Business & Media Institute Director Dan Gainor appeared on the Fox Business Network January 31 to discuss reasons why The New York Times Company (NYSE: NYT) revenue numbers decreased recently - saying that its product is the problem.
"People have lost confidence in the media according to most studies...Most Americans understand that the...mainstream media are overwhelmingly liberal, overwhelming out of touch with a lot of their issues," Gainor said.
Gainor cited an instance where the Times was ran a story about veterans being more violent when they come back to the United States - turning "anecdotes into a loosely connected story and when you do that you alienate readers. They're the people that the Times work for. Journalists forget that."

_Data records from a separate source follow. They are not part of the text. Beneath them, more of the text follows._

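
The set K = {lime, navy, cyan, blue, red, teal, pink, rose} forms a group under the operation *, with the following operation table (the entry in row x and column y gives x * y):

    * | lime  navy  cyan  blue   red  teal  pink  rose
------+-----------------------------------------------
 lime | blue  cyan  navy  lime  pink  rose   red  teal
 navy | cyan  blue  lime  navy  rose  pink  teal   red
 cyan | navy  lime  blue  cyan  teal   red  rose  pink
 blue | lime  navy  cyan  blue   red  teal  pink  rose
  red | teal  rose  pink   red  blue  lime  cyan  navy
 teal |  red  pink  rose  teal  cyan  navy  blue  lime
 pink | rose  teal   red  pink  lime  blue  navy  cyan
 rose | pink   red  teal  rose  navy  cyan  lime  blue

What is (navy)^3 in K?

navy^1 = navy
navy^2 = navy * navy = blue
navy^3 = blue * navy = navy

navy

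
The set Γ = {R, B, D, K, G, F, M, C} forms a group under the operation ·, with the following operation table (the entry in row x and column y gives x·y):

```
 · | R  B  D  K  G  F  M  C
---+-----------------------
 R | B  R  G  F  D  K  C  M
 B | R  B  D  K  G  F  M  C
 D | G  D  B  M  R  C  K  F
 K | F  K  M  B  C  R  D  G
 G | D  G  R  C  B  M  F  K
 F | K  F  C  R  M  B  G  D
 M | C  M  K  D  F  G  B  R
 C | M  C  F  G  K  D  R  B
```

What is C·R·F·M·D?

C

C·R = M
M·F = G
G·M = F
F·D = C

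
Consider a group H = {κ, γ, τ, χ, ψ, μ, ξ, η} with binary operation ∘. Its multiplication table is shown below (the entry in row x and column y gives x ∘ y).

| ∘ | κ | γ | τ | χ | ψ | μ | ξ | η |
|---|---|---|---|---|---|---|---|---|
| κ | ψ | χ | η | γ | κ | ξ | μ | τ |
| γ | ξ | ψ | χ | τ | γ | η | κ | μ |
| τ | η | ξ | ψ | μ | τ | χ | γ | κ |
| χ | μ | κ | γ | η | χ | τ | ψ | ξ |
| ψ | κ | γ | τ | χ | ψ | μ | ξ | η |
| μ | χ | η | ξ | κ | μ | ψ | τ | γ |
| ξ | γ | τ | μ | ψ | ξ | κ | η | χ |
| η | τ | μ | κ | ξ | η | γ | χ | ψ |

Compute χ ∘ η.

Read row χ, column η: χ ∘ η = ξ.
(Structurally, H here is isomorphic to the dihedral group D_4.)

ξ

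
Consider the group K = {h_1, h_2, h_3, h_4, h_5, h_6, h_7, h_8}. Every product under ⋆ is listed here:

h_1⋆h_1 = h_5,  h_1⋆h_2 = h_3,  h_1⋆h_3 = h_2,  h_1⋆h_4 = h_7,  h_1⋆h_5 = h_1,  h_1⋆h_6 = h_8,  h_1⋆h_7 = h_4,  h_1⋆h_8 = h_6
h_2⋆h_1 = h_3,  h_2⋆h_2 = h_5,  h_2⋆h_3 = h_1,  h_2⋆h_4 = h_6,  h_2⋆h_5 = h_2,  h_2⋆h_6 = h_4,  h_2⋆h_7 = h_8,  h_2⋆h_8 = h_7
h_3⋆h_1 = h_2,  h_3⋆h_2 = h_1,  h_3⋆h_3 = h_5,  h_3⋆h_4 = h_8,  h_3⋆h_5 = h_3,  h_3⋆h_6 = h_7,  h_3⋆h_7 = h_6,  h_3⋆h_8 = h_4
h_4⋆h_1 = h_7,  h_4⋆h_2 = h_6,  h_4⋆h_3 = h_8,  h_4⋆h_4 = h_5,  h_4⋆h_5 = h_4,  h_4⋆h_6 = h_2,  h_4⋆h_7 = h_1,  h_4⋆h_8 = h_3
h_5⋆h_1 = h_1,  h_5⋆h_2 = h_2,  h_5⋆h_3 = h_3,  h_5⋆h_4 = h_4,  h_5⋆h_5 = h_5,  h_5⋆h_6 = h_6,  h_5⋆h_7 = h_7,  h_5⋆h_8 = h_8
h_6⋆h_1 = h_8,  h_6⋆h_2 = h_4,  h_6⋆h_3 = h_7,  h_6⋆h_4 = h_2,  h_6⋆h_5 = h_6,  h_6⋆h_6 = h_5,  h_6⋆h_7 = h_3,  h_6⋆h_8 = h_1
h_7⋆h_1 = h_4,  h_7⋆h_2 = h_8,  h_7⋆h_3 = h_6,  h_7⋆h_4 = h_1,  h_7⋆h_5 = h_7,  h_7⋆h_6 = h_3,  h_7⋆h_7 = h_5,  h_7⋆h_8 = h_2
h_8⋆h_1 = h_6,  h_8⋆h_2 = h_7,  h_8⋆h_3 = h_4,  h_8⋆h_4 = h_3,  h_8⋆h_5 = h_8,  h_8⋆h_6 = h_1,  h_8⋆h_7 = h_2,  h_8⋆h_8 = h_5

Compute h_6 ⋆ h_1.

h_8

Read row h_6, column h_1: h_6 ⋆ h_1 = h_8.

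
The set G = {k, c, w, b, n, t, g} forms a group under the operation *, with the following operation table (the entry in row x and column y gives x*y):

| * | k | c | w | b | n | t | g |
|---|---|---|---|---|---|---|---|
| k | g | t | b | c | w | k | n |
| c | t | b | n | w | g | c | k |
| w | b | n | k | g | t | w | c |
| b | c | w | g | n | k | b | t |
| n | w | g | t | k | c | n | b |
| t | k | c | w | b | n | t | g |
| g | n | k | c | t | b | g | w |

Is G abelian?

Check whether the table is symmetric across its main diagonal.
Every entry (row x, col y) equals the entry (row y, col x), so G is abelian.

Yes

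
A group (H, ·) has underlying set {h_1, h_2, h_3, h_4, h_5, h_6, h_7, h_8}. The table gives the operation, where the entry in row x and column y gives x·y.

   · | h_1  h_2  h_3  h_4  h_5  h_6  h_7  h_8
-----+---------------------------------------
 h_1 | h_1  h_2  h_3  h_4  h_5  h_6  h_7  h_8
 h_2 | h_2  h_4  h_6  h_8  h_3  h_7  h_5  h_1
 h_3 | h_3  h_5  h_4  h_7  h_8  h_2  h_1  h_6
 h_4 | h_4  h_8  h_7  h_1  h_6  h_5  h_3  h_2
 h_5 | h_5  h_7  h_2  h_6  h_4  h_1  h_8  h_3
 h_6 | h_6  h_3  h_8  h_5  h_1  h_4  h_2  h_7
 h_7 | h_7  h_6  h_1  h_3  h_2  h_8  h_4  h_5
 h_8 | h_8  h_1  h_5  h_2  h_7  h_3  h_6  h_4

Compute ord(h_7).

4

The identity element is h_1 (its row matches the header).
h_7^1 = h_7
h_7^2 = h_7·h_7 = h_4
h_7^3 = h_4·h_7 = h_3
h_7^4 = h_3·h_7 = h_1
The first power of h_7 equal to the identity is h_7^4, so ord(h_7) = 4.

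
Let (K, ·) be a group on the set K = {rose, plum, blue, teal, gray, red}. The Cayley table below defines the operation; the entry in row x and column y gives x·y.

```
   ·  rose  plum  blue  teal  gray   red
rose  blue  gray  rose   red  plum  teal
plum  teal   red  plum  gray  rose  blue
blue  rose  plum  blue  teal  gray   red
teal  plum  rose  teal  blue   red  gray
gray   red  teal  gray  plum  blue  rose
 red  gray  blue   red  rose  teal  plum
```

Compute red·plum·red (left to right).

red

red·plum = blue
blue·red = red
(Structurally, K here is isomorphic to the symmetric group S_3.)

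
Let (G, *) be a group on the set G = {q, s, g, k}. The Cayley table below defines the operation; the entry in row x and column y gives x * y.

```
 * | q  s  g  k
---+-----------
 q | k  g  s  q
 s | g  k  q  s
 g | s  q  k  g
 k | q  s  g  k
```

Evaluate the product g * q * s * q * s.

g * q = s
s * s = k
k * q = q
q * s = g

g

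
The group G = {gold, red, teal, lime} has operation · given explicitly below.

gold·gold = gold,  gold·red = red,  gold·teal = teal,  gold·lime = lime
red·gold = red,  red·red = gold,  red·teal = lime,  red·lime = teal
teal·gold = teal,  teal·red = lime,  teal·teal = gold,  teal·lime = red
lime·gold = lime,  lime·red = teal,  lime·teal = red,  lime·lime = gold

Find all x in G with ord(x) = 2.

{lime, red, teal}

Identity is gold. Compute the order of each non-identity element by repeated multiplication:
  red: red → gold  (order 2)
  teal: teal → gold  (order 2)
  lime: lime → gold  (order 2)
Elements of order 2: {lime, red, teal}.
(Structurally, G here is isomorphic to the Klein four-group V_4.)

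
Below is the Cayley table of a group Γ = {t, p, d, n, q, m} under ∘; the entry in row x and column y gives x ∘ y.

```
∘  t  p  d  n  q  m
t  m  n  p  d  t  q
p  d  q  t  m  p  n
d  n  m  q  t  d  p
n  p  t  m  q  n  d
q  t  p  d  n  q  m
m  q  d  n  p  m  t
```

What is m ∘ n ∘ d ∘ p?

m ∘ n = p
p ∘ d = t
t ∘ p = n

n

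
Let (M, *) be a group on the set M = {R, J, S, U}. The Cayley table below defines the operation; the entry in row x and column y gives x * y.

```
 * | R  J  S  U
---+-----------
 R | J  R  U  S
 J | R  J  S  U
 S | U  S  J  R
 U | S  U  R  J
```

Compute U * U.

Read row U, column U: U * U = J.

J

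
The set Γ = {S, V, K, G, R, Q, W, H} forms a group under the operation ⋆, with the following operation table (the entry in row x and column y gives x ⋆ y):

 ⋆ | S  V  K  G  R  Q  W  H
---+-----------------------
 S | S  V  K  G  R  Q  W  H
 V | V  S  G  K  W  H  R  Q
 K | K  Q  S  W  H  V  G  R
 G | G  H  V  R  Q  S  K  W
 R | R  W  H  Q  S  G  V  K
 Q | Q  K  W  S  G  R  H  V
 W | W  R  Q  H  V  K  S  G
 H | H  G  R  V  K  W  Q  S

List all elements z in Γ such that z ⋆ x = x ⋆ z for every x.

An element z is central iff its row equals its column in the table.
For V: V ⋆ Q = H ≠ K = Q ⋆ V, so V ∉ Z.
Checking each element this way leaves Z(Γ) = {R, S}.

{R, S}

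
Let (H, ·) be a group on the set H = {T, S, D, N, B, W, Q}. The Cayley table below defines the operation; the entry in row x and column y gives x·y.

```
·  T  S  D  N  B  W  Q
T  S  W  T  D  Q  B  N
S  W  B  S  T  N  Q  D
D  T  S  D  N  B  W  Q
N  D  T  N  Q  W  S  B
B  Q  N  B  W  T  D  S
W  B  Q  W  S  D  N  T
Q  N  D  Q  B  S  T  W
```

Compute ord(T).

7

The identity element is D (its row matches the header).
T^1 = T
T^2 = T·T = S
T^3 = S·T = W
T^4 = W·T = B
T^5 = B·T = Q
T^6 = Q·T = N
T^7 = N·T = D
The first power of T equal to the identity is T^7, so ord(T) = 7.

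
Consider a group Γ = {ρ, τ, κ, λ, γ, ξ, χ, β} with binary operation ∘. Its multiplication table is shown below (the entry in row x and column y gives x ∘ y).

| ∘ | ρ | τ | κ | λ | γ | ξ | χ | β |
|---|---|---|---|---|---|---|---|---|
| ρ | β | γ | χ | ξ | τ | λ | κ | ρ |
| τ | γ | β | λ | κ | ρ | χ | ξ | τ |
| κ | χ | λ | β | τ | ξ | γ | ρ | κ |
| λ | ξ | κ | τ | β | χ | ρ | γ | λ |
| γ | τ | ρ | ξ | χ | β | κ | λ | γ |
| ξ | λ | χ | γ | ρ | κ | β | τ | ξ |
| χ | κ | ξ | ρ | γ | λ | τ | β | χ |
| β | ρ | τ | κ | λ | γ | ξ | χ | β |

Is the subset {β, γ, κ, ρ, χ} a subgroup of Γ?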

Clay Waters of the Media Research Center's TimesWatch pointed out that the story, "Across America, Deadly Echoes of Foreign Battles" overlaid the troubles of Vietnam veterans on soldiers coming home from Iraq and Afghanistan. Waters also claimed January 14 that the Times also put too much emphasis on study to make an ideological point about the horrors of war.
The press release, January 31, explained the decrease in revenue:
The New York Times Company announced today that in December total Company revenues from continuing operations decreased 22.4% compared with December 2006, when our fiscal calendar included an additional week; excluding the estimated impact of the additional week in 2006, they decreased 8.2%. Advertising revenues decreased 25.2%; excluding the additional week, they decreased 12.0%. Circulation revenues decreased 17.8%; excluding the additional week, they increased 0.6%.
In addition to its own paper, The New York Times Company includes other news sources like the International Herald Tribune and The Boston Globe.